Community with Cocktails: Mediabistro CEO Laurel Touby
Like Linus with his blanket or Homer Simpson with a Duff, Laurel Touby has made the feather boa a symbolic accoutrement all her own. In fact, the grand dame of MediaBistro.com—now the ubiquitous site for the media cognoscenti, which pulls in just under $5 million in revenue annually and employs 21 full-time staffers—is rarely seen in public without one.
“Men just love the feather boa,” Touby says while en route to the airport for a holiday trip. “When I was attracting a mate back in the 90s, before I got married, the feather boa was quite significant at parties because it brought men to my side. I don’t know what it symbolizes though, now. I guess fun and fluffy, warm parties.”
Whether Touby’s being snarky or sincere when it comes to said boa’s significance isn’t important, because it’s as aligned with her professional aura as “fluffy, warm parties” are with the word MediaBistro. Before it became the internationally-established web property it is now, garnering 4,500,000 page views/banner impressions per month and reaching out to more than 82,000 daily news subscribers, MediaBistro was simply a way for its founder to meet more people in her chosen profession. Its origins can be traced back to Laurel Touby’s early and alienating experiences in the journalistic milieu of New York City.
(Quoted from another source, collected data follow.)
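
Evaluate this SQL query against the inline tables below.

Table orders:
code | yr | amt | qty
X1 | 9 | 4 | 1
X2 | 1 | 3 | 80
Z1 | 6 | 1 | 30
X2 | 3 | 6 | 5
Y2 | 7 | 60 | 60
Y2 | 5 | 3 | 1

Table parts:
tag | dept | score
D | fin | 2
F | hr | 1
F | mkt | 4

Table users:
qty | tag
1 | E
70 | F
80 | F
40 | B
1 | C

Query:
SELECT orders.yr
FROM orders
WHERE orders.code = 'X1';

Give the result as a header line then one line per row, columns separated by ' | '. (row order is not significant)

== RESULT ==
orders.yr
9

Derivation:
After WHERE (1 rows):
orders.code | orders.yr | orders.amt | orders.qty
X1 | 9 | 4 | 1
After SELECT (1 rows):
orders.yr
9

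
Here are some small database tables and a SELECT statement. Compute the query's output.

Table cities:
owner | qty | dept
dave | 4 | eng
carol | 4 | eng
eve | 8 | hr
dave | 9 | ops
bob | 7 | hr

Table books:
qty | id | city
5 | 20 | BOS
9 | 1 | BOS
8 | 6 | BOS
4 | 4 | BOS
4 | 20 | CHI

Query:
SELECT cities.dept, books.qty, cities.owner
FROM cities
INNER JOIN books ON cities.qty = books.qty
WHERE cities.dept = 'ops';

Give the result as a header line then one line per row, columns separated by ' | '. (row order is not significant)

== RESULT ==
cities.dept | books.qty | cities.owner
ops | 9 | dave

Derivation:
After JOIN books (6 rows):
cities.owner | cities.qty | cities.dept | books.qty | books.id | books.city
dave | 4 | eng | 4 | 4 | BOS
dave | 4 | eng | 4 | 20 | CHI
carol | 4 | eng | 4 | 4 | BOS
carol | 4 | eng | 4 | 20 | CHI
eve | 8 | hr | 8 | 6 | BOS
dave | 9 | ops | 9 | 1 | BOS
After WHERE (1 rows):
cities.owner | cities.qty | cities.dept | books.qty | books.id | books.city
dave | 9 | ops | 9 | 1 | BOS
After SELECT (1 rows):
cities.dept | books.qty | cities.owner
ops | 9 | dave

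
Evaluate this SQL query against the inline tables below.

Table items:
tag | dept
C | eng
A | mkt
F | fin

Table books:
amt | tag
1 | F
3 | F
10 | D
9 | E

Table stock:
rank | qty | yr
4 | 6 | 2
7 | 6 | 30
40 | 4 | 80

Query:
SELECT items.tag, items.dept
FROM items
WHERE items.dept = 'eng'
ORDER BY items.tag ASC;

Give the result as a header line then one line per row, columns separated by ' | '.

== RESULT ==
items.tag | items.dept
C | eng

Derivation:
After WHERE (1 rows):
items.tag | items.dept
C | eng
After SELECT (1 rows):
items.tag | items.dept
C | eng
After ORDER BY (1 rows):
items.tag | items.dept
C | eng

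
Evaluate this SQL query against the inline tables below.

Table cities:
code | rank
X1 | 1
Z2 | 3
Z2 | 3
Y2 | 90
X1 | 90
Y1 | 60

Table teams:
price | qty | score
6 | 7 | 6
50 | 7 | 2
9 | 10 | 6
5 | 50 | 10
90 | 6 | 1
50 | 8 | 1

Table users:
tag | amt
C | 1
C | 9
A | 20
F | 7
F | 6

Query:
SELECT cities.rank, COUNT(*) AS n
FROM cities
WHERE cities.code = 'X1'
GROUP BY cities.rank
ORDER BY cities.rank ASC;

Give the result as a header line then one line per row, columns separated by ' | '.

After WHERE (2 rows):
cities.code | cities.rank
X1 | 1
X1 | 90
After GROUP BY (2 rows):
cities.rank | n
1 | 1
90 | 1
After ORDER BY (2 rows):
cities.rank | n
1 | 1
90 | 1

== RESULT ==
cities.rank | n
1 | 1
90 | 1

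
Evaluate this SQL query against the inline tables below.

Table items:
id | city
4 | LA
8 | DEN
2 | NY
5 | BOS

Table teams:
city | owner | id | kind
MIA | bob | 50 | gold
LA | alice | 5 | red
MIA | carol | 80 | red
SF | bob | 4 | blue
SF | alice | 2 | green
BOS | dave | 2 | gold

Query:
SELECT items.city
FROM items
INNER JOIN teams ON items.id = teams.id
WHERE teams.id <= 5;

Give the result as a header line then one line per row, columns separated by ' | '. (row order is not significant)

== RESULT ==
items.city
LA
NY
NY
BOS

Derivation:
After JOIN teams (4 rows):
items.id | items.city | teams.city | teams.owner | teams.id | teams.kind
4 | LA | SF | bob | 4 | blue
2 | NY | SF | alice | 2 | green
2 | NY | BOS | dave | 2 | gold
5 | BOS | LA | alice | 5 | red
After WHERE (4 rows):
items.id | items.city | teams.city | teams.owner | teams.id | teams.kind
4 | LA | SF | bob | 4 | blue
2 | NY | SF | alice | 2 | green
2 | NY | BOS | dave | 2 | gold
5 | BOS | LA | alice | 5 | red
After SELECT (4 rows):
items.city
LA
NY
NY
BOS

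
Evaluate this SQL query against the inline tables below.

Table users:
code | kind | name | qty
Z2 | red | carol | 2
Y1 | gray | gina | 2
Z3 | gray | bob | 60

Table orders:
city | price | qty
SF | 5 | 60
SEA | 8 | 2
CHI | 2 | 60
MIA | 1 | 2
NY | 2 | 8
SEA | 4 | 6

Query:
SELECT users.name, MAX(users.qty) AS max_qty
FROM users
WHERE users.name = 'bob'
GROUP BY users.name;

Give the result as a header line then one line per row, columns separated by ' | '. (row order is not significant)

After WHERE (1 rows):
users.code | users.kind | users.name | users.qty
Z3 | gray | bob | 60
After GROUP BY (1 rows):
users.name | max_qty
bob | 60

== RESULT ==
users.name | max_qty
bob | 60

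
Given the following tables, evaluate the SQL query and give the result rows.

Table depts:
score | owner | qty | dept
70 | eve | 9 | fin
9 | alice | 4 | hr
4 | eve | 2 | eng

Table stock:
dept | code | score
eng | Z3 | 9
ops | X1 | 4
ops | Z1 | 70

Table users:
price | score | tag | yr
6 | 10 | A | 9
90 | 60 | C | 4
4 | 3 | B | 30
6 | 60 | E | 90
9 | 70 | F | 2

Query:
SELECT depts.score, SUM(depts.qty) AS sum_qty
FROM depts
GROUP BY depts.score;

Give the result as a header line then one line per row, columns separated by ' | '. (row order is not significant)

== RESULT ==
depts.score | sum_qty
70 | 9
9 | 4
4 | 2

Derivation:
After GROUP BY (3 rows):
depts.score | sum_qty
70 | 9
9 | 4
4 | 2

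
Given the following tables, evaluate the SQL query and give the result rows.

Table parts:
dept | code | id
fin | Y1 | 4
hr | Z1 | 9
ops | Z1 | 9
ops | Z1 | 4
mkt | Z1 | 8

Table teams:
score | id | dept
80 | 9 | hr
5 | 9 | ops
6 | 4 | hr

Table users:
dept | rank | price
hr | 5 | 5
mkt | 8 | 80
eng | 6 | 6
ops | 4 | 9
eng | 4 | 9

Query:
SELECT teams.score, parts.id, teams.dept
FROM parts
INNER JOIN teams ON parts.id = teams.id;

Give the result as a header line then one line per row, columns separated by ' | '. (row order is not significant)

After JOIN teams (6 rows):
parts.dept | parts.code | parts.id | teams.score | teams.id | teams.dept
fin | Y1 | 4 | 6 | 4 | hr
hr | Z1 | 9 | 80 | 9 | hr
hr | Z1 | 9 | 5 | 9 | ops
ops | Z1 | 9 | 80 | 9 | hr
ops | Z1 | 9 | 5 | 9 | ops
ops | Z1 | 4 | 6 | 4 | hr
After SELECT (6 rows):
teams.score | parts.id | teams.dept
6 | 4 | hr
80 | 9 | hr
5 | 9 | ops
80 | 9 | hr
5 | 9 | ops
6 | 4 | hr

== RESULT ==
teams.score | parts.id | teams.dept
6 | 4 | hr
80 | 9 | hr
5 | 9 | ops
80 | 9 | hr
5 | 9 | ops
6 | 4 | hr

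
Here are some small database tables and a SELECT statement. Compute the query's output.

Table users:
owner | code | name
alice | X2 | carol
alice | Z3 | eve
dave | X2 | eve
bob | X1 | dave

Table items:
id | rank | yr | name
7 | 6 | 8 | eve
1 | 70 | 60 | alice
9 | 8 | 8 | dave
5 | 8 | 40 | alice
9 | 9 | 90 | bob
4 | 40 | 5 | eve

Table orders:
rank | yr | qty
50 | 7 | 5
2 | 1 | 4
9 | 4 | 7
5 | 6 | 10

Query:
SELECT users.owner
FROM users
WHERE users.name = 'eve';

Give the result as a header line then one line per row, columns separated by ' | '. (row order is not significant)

== RESULT ==
users.owner
alice
dave

Derivation:
After WHERE (2 rows):
users.owner | users.code | users.name
alice | Z3 | eve
dave | X2 | eve
After SELECT (2 rows):
users.owner
alice
dave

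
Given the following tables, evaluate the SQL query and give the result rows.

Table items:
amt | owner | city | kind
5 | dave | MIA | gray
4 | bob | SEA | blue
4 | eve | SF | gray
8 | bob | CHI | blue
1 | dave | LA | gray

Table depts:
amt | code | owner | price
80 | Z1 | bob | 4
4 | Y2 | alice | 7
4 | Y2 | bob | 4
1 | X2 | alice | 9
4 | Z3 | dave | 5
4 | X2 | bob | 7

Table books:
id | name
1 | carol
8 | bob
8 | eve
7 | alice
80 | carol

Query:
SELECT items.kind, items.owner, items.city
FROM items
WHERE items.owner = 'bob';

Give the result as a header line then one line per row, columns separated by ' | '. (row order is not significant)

After WHERE (2 rows):
items.amt | items.owner | items.city | items.kind
4 | bob | SEA | blue
8 | bob | CHI | blue
After SELECT (2 rows):
items.kind | items.owner | items.city
blue | bob | SEA
blue | bob | CHI

== RESULT ==
items.kind | items.owner | items.city
blue | bob | SEA
blue | bob | CHI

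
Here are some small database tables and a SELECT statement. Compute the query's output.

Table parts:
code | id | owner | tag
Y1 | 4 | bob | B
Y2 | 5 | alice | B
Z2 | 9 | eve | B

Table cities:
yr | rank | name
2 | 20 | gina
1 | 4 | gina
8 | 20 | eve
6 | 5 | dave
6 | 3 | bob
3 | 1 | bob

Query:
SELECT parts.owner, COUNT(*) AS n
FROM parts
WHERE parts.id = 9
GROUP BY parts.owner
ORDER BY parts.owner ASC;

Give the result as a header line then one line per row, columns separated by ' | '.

== RESULT ==
parts.owner | n
eve | 1

Derivation:
After WHERE (1 rows):
parts.code | parts.id | parts.owner | parts.tag
Z2 | 9 | eve | B
After GROUP BY (1 rows):
parts.owner | n
eve | 1
After ORDER BY (1 rows):
parts.owner | n
eve | 1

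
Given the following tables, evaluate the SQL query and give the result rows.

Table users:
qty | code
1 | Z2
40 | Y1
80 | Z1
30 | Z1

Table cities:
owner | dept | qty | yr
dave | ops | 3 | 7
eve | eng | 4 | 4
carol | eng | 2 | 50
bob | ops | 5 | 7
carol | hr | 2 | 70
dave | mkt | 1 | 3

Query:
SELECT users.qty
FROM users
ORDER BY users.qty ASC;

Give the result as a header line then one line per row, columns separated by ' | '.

After SELECT (4 rows):
users.qty
1
40
80
30
After ORDER BY (4 rows):
users.qty
1
30
40
80

== RESULT ==
users.qty
1
30
40
80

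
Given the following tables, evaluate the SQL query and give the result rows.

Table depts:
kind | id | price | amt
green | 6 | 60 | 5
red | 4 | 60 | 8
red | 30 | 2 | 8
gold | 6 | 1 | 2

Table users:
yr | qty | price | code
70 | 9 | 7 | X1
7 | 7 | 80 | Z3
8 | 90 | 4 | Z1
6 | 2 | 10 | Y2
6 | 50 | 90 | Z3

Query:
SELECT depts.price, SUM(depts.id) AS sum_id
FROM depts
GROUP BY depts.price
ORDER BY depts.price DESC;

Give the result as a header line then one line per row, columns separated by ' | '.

After GROUP BY (3 rows):
depts.price | sum_id
60 | 10
2 | 30
1 | 6
After ORDER BY (3 rows):
depts.price | sum_id
60 | 10
2 | 30
1 | 6

== RESULT ==
depts.price | sum_id
60 | 10
2 | 30
1 | 6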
Having left her native Miami in 1981 to chase big city dreams, Touby initially took on freelance writing gigs for various business publications, as well as media planning gig at Young & Rubicam here in New York to support herself. Soon enough, she found even greater success, landing a gig as a contributing editor at Glamour.
But despite the strides she was making in her professional field, Touby couldn’t shake the sense of isolation she felt from the world of New York City journos.
“I was lonely,” Touby admits. “I didn’t go to Harvard, Yale or Brown where all the Harper’s interns went. I came to New York all by myself and I broke into the media through the backdoor. I worked at home. I didn’t have a place to go to meet other people like me. There was no community center for journalists, no active press club or no one bar where they all hung out that you [could] go and meet your fellow [writers]. So I felt very disconnected and out of touch.”
Fortunately, a chance meeting with another scribe would change all that. “I ran into this other journalist named Russ Baker and he was working as a freelancer for the Village Voice,” Touby recalls. “And he suggested that we throw a party. This would be a way for us to both expand our world of media people that we knew. He knew five media people and I knew five media people, and together, we’d have ten friends in the media. That was the original concept: to make more friends in the media where we’re sharing the same experiences.”
Thus, MediaBistro was (un)officially born, and while the initial get-together only welcomed 10 or so guests, word spread—fast. “It quickly grew from 10 to 50 to 100, and soon we [had] 600 people on the list,” Touby says. “People loved the idea that I wore a boa and I introduced people around to one another. That made the parties different and special. You can go to any party and stand in the corner by yourself with a drink. But you can’t just go to any party and get introduced to people. This was also pre e-mail, pre-web; it was kind of the original viral.”
But just as the parties continued to flourish, so did the Internet, as sites like Yahoo and AOL emerged with newfangled strategies that would fuse content with advertising. However, Touby’s initial concept for Mediabistro.com in 1997 didn’t involve monetization. Just like Craigslist today, the blueprints for the site were drafted from a community-oriented mindset where fellow media-philes could post job listings and interact.
“When the website went up,” she says, “it went up with the idea of being the community center for the media, where people can meet 24/7 and do all the things they were doing at the parties. It was just a fun little project [at the time]. The idea was to give value to the media people themselves and let them discover it and user-generate content, so to speak.”